Estill County, with a population of 14,375, had 11 overdose deaths in 2017, giving it the state's highest rate of drug-overdose deaths, 7.7 per 10,000 residents, according to a table in the report.

Kenton and Campbell counties in Northern Kentucky had the next highest rates, 6.95 and 6.6 per 10,000. Then came Boyd, at 6.46, Mason, 5,82; Jessamine, 5.65; Montgomery, 5.37; Harrison, 5.32; Franklin, 4.95; Madison, 4.71; Jefferson, 4.56; Grayson, 4.17; Nelson, 4.16; Knox, 4.16; Greenup, 3.94; Fayette, 3.82; Harlan, 3.74; Floyd, 3.31; and Whitley, 3.31.

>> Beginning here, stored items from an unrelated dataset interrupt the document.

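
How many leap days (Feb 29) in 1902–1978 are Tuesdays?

3

Leap years in 1902–1978: 19 of them.
Feb 29 weekday advances by 5 (mod 7) from one leap year to the next four years later (or differs when a century non-leap intervenes).
Leap-day weekdays: 1904:Mon 1908:Sat 1912:Thu 1916:Tue✓ 1920:Sun 1924:Fri 1928:Wed 1932:Mon 1936:Sat 1940:Thu 1944:Tue✓ 1948:Sun 1952:Fri 1956:Wed 1960:Mon 1964:Sat 1968:Thu 1972:Tue✓ 1976:Sun
Tuesday: 1916, 1944, 1972 → 3.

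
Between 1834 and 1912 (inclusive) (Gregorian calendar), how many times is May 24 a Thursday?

11

Track May 24's weekday year by year (advancing +1, or +2 across a Feb 29):
  1834: Sat  1835: Sun (+1)  1836: Tue (+2)  1837: Wed (+1)  1838: Thu (+1) ✓
  1839: Fri (+1)  1840: Sun (+2)  1841: Mon (+1)  1842: Tue (+1)  1843: Wed (+1)
  1844: Fri (+2)  1845: Sat (+1)  1846: Sun (+1)  1847: Mon (+1)  … (51 more years) …
  1899: Wed (+1)  1900: Thu (+1) ✓  1901: Fri (+1)  1902: Sat (+1)  1903: Sun (+1)
  1904: Tue (+2)  1905: Wed (+1)  1906: Thu (+1) ✓  1907: Fri (+1)  1908: Sun (+2)
  1909: Mon (+1)  1910: Tue (+1)  1911: Wed (+1)  1912: Fri (+2)
Thursday years: 1838, 1849, 1855, 1860, 1866, 1877, 1883, 1888, 1894, 1900, 1906 — 11 in total.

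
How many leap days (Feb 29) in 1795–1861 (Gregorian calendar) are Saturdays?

Leap years in 1795–1861: 16 of them.
Feb 29 weekday advances by 5 (mod 7) from one leap year to the next four years later (or differs when a century non-leap intervenes).
Leap-day weekdays: 1796:Mon 1804:Wed 1808:Mon 1812:Sat✓ 1816:Thu 1820:Tue 1824:Sun 1828:Fri 1832:Wed 1836:Mon 1840:Sat✓ 1844:Thu 1848:Tue 1852:Sun 1856:Fri 1860:Wed
Saturday: 1812, 1840 → 2.

2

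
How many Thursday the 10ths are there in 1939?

Check the 10th of each month of 1939: Jan 10: Tue, Feb 10: Fri, Mar 10: Fri, Apr 10: Mon, May 10: Wed, Jun 10: Sat, Jul 10: Mon, Aug 10: Thu, Sep 10: Sun, Oct 10: Tue, Nov 10: Fri, Dec 10: Sun.
Thursday occurs in August — 1 month.

1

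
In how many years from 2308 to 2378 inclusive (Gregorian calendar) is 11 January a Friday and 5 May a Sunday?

Check each year's weekday for 11 January and 5 May:
  2308: Sat/Tue  2309: Mon/Wed  2310: Tue/Thu  2311: Wed/Fri  2312: Thu/Sun  2313: Sat/Mon  2314: Sun/Tue  2315: Mon/Wed  2316: Tue/Fri  2317: Thu/Sat  2318: Fri/Sun ✓  2319: Sat/Mon  2320: Sun/Wed  2321: Tue/Thu  …(43 more)…  2365: Mon/Wed  2366: Tue/Thu  2367: Wed/Fri  2368: Thu/Sun  2369: Sat/Mon  2370: Sun/Tue  2371: Mon/Wed  2372: Tue/Fri  2373: Thu/Sat  2374: Fri/Sun ✓  2375: Sat/Mon  2376: Sun/Wed  2377: Tue/Thu  2378: Wed/Fri
Both conditions hold in: 2318, 2329, 2335, 2346, 2357, 2363, 2374 — 7.

7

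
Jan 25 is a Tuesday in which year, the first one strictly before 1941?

From one year to the next, a fixed date's weekday advances by 1, or by 2 when a Feb 29 lies between the two dates.
1941: January 25 is Saturday.
1940: Thursday (−2)
1939: Wednesday (−1)
1938: Tuesday (−1)
Jan 25 falls on a Tuesday in 1938.

1938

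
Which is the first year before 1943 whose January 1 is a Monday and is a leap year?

Jan 1 advances by 2 weekdays after a leap year and by 1 after a common year.
1943: Jan 1 is Friday.
1942: Thursday
1941: Wednesday
1940: Monday (leap)
1940 begins on a Monday and is a leap year.

1940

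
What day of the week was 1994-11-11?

Friday

January 1, 1994 is a Saturday.
November 11 is day 315 of the year, i.e. 314 days after Jan 1.
314 mod 7 = 6, so advance 6 weekdays from Saturday: Friday.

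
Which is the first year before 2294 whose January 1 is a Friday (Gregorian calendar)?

2292

Jan 1 advances by 2 weekdays after a leap year and by 1 after a common year.
2294: Jan 1 is Monday.
2293: Sunday
2292: Friday (leap)
2292 begins on a Friday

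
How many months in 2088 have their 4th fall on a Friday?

1

Check the 4th of each month of 2088: Jan 4: Sun, Feb 4: Wed, Mar 4: Thu, Apr 4: Sun, May 4: Tue, Jun 4: Fri, Jul 4: Sun, Aug 4: Wed, Sep 4: Sat, Oct 4: Mon, Nov 4: Thu, Dec 4: Sat.
Friday occurs in June — 1 month.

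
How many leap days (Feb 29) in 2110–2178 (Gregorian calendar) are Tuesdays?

Leap years in 2110–2178: 17 of them.
Feb 29 weekday advances by 5 (mod 7) from one leap year to the next four years later (or differs when a century non-leap intervenes).
Leap-day weekdays: 2112:Mon 2116:Sat 2120:Thu 2124:Tue✓ 2128:Sun 2132:Fri 2136:Wed 2140:Mon 2144:Sat 2148:Thu 2152:Tue✓ 2156:Sun 2160:Fri 2164:Wed 2168:Mon 2172:Sat 2176:Thu
Tuesday: 2124, 2152 → 2.

2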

Other counties' rates were less than the state average of 3.3 per 10,000, or their rates were not published because they had fewer than five overdose deaths last year. The latter group included Leslie, Bell, Powell and Gallatin counties, which led last year's list with rates of 6.6 to 5.6 per 10,000.

The state's two most populous counties, Jefferson and Fayette, had the most overdose deaths in 2017, 426 and 123 respectively. The largest numerical increase in overdose fatalities occurred in Jefferson, which had 62 more than in 2016. Fayette went up by 49, Campbell by 26 and Kenton by 17. The largest decrease was in Madison County, which had nine fewer last year than in 2016.

Like last year, most of the Kentucky deaths were among people between 35 and 44, followed by those 25-34, then 45-54.

Gov. Matt Bevin said the report “underscores just how much is at stake in the ongoing battle against the nation’s opioid epidemic. This is a fight we must win for the sake of our families, our communities, and the commonwealth as a whole. We will continue to leverage every available resource to close off the funnel of addiction and to help our fellow Kentuckians who are struggling against this scourge.”

Kentucky has launched a number of initiatives to battle the epidemic, including a public awareness campaign called "Don't Let Them Die" that offers information on substance use disorder, treatment and naloxone, a drug that can reverse an overdose.

Kentucky State Police have launched the Angel Initiative, which allows those seeking treatment to visit a KSP post, where they would be directed to treatment.

The General Assembly has passed several laws in recent years, including a crackdown on pain clinics, limiting opioid prescriptions for acute pain to a three-day supply (with exemptions), tougher penalties for heroin dealers, more funding for drug treatment, and paying for increased access to naloxone. The attorney general's office has sued pharmaceutical companies.

Data for the report was compiled from the Kentucky Medical Examiner’s Office, the Kentucky Injury Prevention & Research Center and the state Office of Vital Statistics.